Généalogies des familles originaires des comtés de Montmagny, L’Islet et Bellechasse. 16 volumes

Recueil de généalogies pour les comtés de Charlevoix et de Saguenay (données sur 140,000 mariages)

De plus, il a recherché et monté plus de 300 tableaux de généalogie de familles.

Conférencier et collectionneur

Parfait bilingue, ayant beaucoup d’entregent, une mémoire permettant de tirer du terroir de nombreux faits, il donna de nombreuses conférences tout en étant membre de nombreuses sociétés.
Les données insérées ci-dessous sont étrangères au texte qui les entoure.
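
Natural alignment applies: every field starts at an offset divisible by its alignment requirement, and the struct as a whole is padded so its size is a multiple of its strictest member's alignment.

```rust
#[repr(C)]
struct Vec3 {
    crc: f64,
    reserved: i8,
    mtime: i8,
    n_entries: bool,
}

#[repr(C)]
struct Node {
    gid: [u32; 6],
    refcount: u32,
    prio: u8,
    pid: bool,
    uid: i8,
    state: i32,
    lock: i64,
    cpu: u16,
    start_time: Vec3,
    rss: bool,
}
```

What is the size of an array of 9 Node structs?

Vec3: crc at 0 (size 8, align 8) → ends 8; reserved at 8 (size 1, align 1) → ends 9; mtime at 9 (size 1, align 1) → ends 10; n_entries at 10 (size 1, align 1) → ends 11; tail pad 5 to reach multiple of 8; total 16 bytes, alignment 8
gid at 0 (size 24, align 4) → ends 24
refcount at 24 (size 4, align 4) → ends 28
prio at 28 (size 1, align 1) → ends 29
pid at 29 (size 1, align 1) → ends 30
uid at 30 (size 1, align 1) → ends 31
pad 1 to align 4 for state
state at 32 (size 4, align 4) → ends 36
pad 4 to align 8 for lock
lock at 40 (size 8, align 8) → ends 48
cpu at 48 (size 2, align 2) → ends 50
pad 6 to align 8 for start_time
start_time at 56 (size 16, align 8) → ends 72
rss at 72 (size 1, align 1) → ends 73
tail pad 7 to reach multiple of 8
total 80 bytes, alignment 8
array of 9: 9 × 80 = 720

720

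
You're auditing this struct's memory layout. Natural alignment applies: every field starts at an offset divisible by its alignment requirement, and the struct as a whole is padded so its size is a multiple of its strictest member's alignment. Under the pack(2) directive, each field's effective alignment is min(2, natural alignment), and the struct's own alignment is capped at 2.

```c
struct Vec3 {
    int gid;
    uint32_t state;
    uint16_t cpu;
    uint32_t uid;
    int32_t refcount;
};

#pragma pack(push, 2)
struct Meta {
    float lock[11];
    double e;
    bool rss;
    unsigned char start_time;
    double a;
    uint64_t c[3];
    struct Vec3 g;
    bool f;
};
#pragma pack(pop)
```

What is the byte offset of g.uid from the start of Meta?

98

Vec3: @0: gid [4B, align 4] → 4; @4: state [4B, align 4] → 8; @8: cpu [2B, align 2] → 10; +2 pad (align 4); @12: uid [4B, align 4] → 16; @16: refcount [4B, align 4] → 20; size 20, align 4
@0: lock [44B, align 2] → 44
@44: e [8B, align 2] → 52
@52: rss [1B, align 1] → 53
@53: start_time [1B, align 1] → 54
@54: a [8B, align 2] → 62
@62: c [24B, align 2] → 86
@86: g [20B, align 2] → 106
within Vec3: uid at 12
86 + 12 = 98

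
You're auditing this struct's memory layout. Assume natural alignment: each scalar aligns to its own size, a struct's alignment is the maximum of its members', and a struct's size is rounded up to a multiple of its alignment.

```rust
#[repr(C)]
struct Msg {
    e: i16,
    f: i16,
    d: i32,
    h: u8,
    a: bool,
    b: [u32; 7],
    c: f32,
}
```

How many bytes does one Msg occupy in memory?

44 bytes

@0: e [2B, align 2] → 2
@2: f [2B, align 2] → 4
@4: d [4B, align 4] → 8
@8: h [1B, align 1] → 9
@9: a [1B, align 1] → 10
+2 pad (align 4)
@12: b [28B, align 4] → 40
@40: c [4B, align 4] → 44
size 44, align 4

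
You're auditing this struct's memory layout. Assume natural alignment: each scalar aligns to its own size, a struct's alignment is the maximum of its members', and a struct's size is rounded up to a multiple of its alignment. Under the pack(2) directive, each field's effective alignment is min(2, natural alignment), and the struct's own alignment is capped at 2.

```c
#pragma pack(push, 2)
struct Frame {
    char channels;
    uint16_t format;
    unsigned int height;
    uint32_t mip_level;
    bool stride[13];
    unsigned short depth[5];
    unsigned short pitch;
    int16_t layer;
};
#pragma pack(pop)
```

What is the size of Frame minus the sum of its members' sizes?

2

@0: channels [1B, align 1] → 1
+1 pad (align 2)
@2: format [2B, align 2] → 4
@4: height [4B, align 2] → 8
@8: mip_level [4B, align 2] → 12
@12: stride [13B, align 1] → 25
+1 pad (align 2)
@26: depth [10B, align 2] → 36
@36: pitch [2B, align 2] → 38
@38: layer [2B, align 2] → 40
size 40, align 2
data bytes 38, size 40 → padding 2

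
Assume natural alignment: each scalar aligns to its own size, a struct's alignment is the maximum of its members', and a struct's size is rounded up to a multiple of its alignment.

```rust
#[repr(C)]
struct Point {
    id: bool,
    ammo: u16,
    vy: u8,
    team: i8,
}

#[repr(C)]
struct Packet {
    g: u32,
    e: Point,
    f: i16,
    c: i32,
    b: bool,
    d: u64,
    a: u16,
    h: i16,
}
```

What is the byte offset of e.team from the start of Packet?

Point: @0: id [1B, align 1] → 1; +1 pad (align 2); @2: ammo [2B, align 2] → 4; @4: vy [1B, align 1] → 5; @5: team [1B, align 1] → 6; size 6, align 2
@0: g [4B, align 4] → 4
@4: e [6B, align 2] → 10
within Point: team at 5
4 + 5 = 9

9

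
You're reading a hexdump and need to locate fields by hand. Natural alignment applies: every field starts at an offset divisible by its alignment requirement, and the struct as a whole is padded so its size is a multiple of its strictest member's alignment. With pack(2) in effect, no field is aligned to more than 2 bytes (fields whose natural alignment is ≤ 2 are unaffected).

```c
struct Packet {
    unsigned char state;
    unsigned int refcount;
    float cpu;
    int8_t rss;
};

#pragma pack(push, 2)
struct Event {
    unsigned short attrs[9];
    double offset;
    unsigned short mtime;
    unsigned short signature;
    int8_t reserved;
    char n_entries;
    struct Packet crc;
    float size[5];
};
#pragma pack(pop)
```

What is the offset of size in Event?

Packet: @0: state [1B, align 1] → 1; +3 pad (align 4); @4: refcount [4B, align 4] → 8; @8: cpu [4B, align 4] → 12; @12: rss [1B, align 1] → 13; +3 tail pad (align 4); size 16, align 4
@0: attrs [18B, align 2] → 18
@18: offset [8B, align 2] → 26
@26: mtime [2B, align 2] → 28
@28: signature [2B, align 2] → 30
@30: reserved [1B, align 1] → 31
@31: n_entries [1B, align 1] → 32
@32: crc [16B, align 2] → 48
@48: size [20B, align 2] → 68

48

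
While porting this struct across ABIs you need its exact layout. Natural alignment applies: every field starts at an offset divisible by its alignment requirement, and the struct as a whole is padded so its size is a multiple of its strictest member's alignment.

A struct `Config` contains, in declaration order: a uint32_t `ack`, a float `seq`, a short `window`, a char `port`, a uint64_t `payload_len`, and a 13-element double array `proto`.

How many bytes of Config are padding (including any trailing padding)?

5

0..4  ack  (4B, 4-aligned)
4..8  seq  (4B, 4-aligned)
8..10  window  (2B, 2-aligned)
10..11  port  (1B, 1-aligned)
11..16  -- padding (5B)
16..24  payload_len  (8B, 8-aligned)
24..128  proto  (104B, 8-aligned)
sizeof = 128, alignof = 8
data bytes 123, size 128 → padding 5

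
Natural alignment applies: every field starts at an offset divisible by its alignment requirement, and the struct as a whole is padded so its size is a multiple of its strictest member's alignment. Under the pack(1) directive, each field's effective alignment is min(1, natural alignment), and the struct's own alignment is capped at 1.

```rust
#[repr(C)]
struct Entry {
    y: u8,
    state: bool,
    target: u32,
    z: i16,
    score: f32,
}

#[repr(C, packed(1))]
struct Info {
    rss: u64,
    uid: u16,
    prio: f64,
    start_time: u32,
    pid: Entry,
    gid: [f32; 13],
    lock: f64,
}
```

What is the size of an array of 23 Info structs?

Entry: y at 0 (size 1, align 1) → ends 1; state at 1 (size 1, align 1) → ends 2; pad 2 to align 4 for target; target at 4 (size 4, align 4) → ends 8; z at 8 (size 2, align 2) → ends 10; pad 2 to align 4 for score; score at 12 (size 4, align 4) → ends 16; total 16 bytes, alignment 4
rss at 0 (size 8, align 1) → ends 8
uid at 8 (size 2, align 1) → ends 10
prio at 10 (size 8, align 1) → ends 18
start_time at 18 (size 4, align 1) → ends 22
pid at 22 (size 16, align 1) → ends 38
gid at 38 (size 52, align 1) → ends 90
lock at 90 (size 8, align 1) → ends 98
total 98 bytes, alignment 1
array of 23: 23 × 98 = 2254

2254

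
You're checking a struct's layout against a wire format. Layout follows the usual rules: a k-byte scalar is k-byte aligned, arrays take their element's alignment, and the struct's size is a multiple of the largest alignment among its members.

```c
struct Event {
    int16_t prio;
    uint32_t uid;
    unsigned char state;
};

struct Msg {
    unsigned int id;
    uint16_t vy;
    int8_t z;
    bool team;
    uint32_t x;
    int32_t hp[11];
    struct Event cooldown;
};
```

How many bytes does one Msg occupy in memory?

68 bytes

Event: @0: prio [2B, align 2] → 2; +2 pad (align 4); @4: uid [4B, align 4] → 8; @8: state [1B, align 1] → 9; +3 tail pad (align 4); size 12, align 4
@0: id [4B, align 4] → 4
@4: vy [2B, align 2] → 6
@6: z [1B, align 1] → 7
@7: team [1B, align 1] → 8
@8: x [4B, align 4] → 12
@12: hp [44B, align 4] → 56
@56: cooldown [12B, align 4] → 68
size 68, align 4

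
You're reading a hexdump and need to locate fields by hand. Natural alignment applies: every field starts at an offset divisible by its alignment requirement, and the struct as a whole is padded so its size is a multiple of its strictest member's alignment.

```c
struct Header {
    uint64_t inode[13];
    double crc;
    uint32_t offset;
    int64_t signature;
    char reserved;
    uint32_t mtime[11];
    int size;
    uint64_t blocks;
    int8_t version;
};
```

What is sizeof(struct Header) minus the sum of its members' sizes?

18

@0: inode [104B, align 8] → 104
@104: crc [8B, align 8] → 112
@112: offset [4B, align 4] → 116
+4 pad (align 8)
@120: signature [8B, align 8] → 128
@128: reserved [1B, align 1] → 129
+3 pad (align 4)
@132: mtime [44B, align 4] → 176
@176: size [4B, align 4] → 180
+4 pad (align 8)
@184: blocks [8B, align 8] → 192
@192: version [1B, align 1] → 193
+7 tail pad (align 8)
size 200, align 8
data bytes 182, size 200 → padding 18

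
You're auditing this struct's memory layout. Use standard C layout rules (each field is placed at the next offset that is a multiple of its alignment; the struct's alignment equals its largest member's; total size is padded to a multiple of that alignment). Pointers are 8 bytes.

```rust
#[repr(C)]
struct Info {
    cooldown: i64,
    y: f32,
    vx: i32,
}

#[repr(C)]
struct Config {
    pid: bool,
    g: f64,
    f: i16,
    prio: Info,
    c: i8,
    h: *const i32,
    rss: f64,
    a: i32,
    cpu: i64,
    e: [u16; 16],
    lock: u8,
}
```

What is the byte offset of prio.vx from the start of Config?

36

Info: cooldown at 0 (size 8, align 8) → ends 8; y at 8 (size 4, align 4) → ends 12; vx at 12 (size 4, align 4) → ends 16; total 16 bytes, alignment 8
pid at 0 (size 1, align 1) → ends 1
pad 7 to align 8 for g
g at 8 (size 8, align 8) → ends 16
f at 16 (size 2, align 2) → ends 18
pad 6 to align 8 for prio
prio at 24 (size 16, align 8) → ends 40
within Info: vx at 12
24 + 12 = 36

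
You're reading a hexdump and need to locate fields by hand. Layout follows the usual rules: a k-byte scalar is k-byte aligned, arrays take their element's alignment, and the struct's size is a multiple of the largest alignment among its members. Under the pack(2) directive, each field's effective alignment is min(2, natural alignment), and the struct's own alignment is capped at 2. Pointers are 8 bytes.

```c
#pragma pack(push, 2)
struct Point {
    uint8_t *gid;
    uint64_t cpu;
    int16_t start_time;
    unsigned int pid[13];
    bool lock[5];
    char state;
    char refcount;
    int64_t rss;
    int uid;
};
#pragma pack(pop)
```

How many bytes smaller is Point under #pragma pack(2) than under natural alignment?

6

natural layout:
  gid at 0 (size 8, align 8) → ends 8
  cpu at 8 (size 8, align 8) → ends 16
  start_time at 16 (size 2, align 2) → ends 18
  pad 2 to align 4 for pid
  pid at 20 (size 52, align 4) → ends 72
  lock at 72 (size 5, align 1) → ends 77
  state at 77 (size 1, align 1) → ends 78
  refcount at 78 (size 1, align 1) → ends 79
  pad 1 to align 8 for rss
  rss at 80 (size 8, align 8) → ends 88
  uid at 88 (size 4, align 4) → ends 92
  tail pad 4 to reach multiple of 8
  total 96 bytes, alignment 8
packed(2) layout:
  gid at 0 (size 8, align 2) → ends 8
  cpu at 8 (size 8, align 2) → ends 16
  start_time at 16 (size 2, align 2) → ends 18
  pid at 18 (size 52, align 2) → ends 70
  lock at 70 (size 5, align 1) → ends 75
  state at 75 (size 1, align 1) → ends 76
  refcount at 76 (size 1, align 1) → ends 77
  pad 1 to align 2 for rss
  rss at 78 (size 8, align 2) → ends 86
  uid at 86 (size 4, align 2) → ends 90
  total 90 bytes, alignment 2
96 − 90 = 6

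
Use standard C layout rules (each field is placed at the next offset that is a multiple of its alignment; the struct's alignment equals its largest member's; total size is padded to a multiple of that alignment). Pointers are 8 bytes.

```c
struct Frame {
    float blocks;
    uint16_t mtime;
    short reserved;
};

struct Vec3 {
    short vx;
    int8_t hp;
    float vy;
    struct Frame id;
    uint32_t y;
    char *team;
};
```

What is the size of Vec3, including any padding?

32

Frame: @0: blocks [4B, align 4] → 4; @4: mtime [2B, align 2] → 6; @6: reserved [2B, align 2] → 8; size 8, align 4
@0: vx [2B, align 2] → 2
@2: hp [1B, align 1] → 3
+1 pad (align 4)
@4: vy [4B, align 4] → 8
@8: id [8B, align 4] → 16
@16: y [4B, align 4] → 20
+4 pad (align 8)
@24: team [8B, align 8] → 32
size 32, align 8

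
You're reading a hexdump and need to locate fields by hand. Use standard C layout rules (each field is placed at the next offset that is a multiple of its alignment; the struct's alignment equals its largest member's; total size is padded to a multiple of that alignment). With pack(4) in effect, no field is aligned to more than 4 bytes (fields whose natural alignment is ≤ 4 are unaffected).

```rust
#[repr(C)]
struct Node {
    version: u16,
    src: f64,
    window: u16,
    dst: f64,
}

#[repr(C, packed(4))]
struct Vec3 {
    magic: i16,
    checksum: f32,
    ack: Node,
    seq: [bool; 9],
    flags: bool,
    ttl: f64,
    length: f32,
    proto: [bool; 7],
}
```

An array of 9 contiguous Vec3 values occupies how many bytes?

648

Node: version at 0 (size 2, align 2) → ends 2; pad 6 to align 8 for src; src at 8 (size 8, align 8) → ends 16; window at 16 (size 2, align 2) → ends 18; pad 6 to align 8 for dst; dst at 24 (size 8, align 8) → ends 32; total 32 bytes, alignment 8
magic at 0 (size 2, align 2) → ends 2
pad 2 to align 4 for checksum
checksum at 4 (size 4, align 4) → ends 8
ack at 8 (size 32, align 4) → ends 40
seq at 40 (size 9, align 1) → ends 49
flags at 49 (size 1, align 1) → ends 50
pad 2 to align 4 for ttl
ttl at 52 (size 8, align 4) → ends 60
length at 60 (size 4, align 4) → ends 64
proto at 64 (size 7, align 1) → ends 71
tail pad 1 to reach multiple of 4
total 72 bytes, alignment 4
array of 9: 9 × 72 = 648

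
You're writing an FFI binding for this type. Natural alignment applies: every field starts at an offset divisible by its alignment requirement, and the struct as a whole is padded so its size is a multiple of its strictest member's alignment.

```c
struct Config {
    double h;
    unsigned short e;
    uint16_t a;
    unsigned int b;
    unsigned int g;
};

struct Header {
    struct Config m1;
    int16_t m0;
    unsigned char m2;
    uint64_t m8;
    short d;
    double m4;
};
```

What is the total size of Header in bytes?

56

Config: 0..8  h  (8B, 8-aligned); 8..10  e  (2B, 2-aligned); 10..12  a  (2B, 2-aligned); 12..16  b  (4B, 4-aligned); 16..20  g  (4B, 4-aligned); 20..24  -- tail padding (4B); sizeof = 24, alignof = 8
0..24  m1  (24B, 8-aligned)
24..26  m0  (2B, 2-aligned)
26..27  m2  (1B, 1-aligned)
27..32  -- padding (5B)
32..40  m8  (8B, 8-aligned)
40..42  d  (2B, 2-aligned)
42..48  -- padding (6B)
48..56  m4  (8B, 8-aligned)
sizeof = 56, alignof = 8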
Sa bibliothèque personnelle, encore propriété des Frères Maristes, est prêtée à la Société de généalogie de Château-Richer.

Cependant, un autre Fonds se trouve ailleurs. Le document se trouve maintenant à la maison Provinciale des Maristes, à Château-Richer, mais le 19 septembre 1982, le juge Robert Vézina (1906-1989) écrit à André Garant, historien régional bien connu dont on peut trouver les écrits sur le site du Comité Culturel et Patrimonial de Beauceville au   http://sites.google.com/site/wwwccpbca/ccpbca

Cinquantième anniversaire de vie religieuse, vers 1964. Photo : Gracieuseté Société du patrimoine des beaucerons

« J’avais gardé pendant plusieurs années dans la voûte de mon bureau une grosse valise remplie de documents historiques concernant la Beauce y compris les vraies copies de concessions de seigneuries. Le Frère Éloi-Gérard Talbot me les a demandés pour faire des recherches. Comme ma voûte était encombrée, je les lui ai remis. Je ne sais pas ce qu’il en a fait parce que je ne les ai jamais revus. »

Le Fonds Éloi-Gérard Talbot se trouve maintenant à la Société du patrimoine des Beaucerons de Saint-Joseph-de-Beauce. Nous sommes reconnaissants d’y avoir eu accès pour cet article

Retourner dans le passé pour fouiller dans les réalisations de ceux qui nous ont précédés permet de retrouver un mode de vie qui n’existe plus, mais qui a permis que ces hommes ou ces femmes puissent consacrer leurs talents et leurs temps pour nous laisser des documents historiques irremplaçables sur lesquels nous pouvons continuer l’oeuvre d’un pays, pour nous et nos descendants.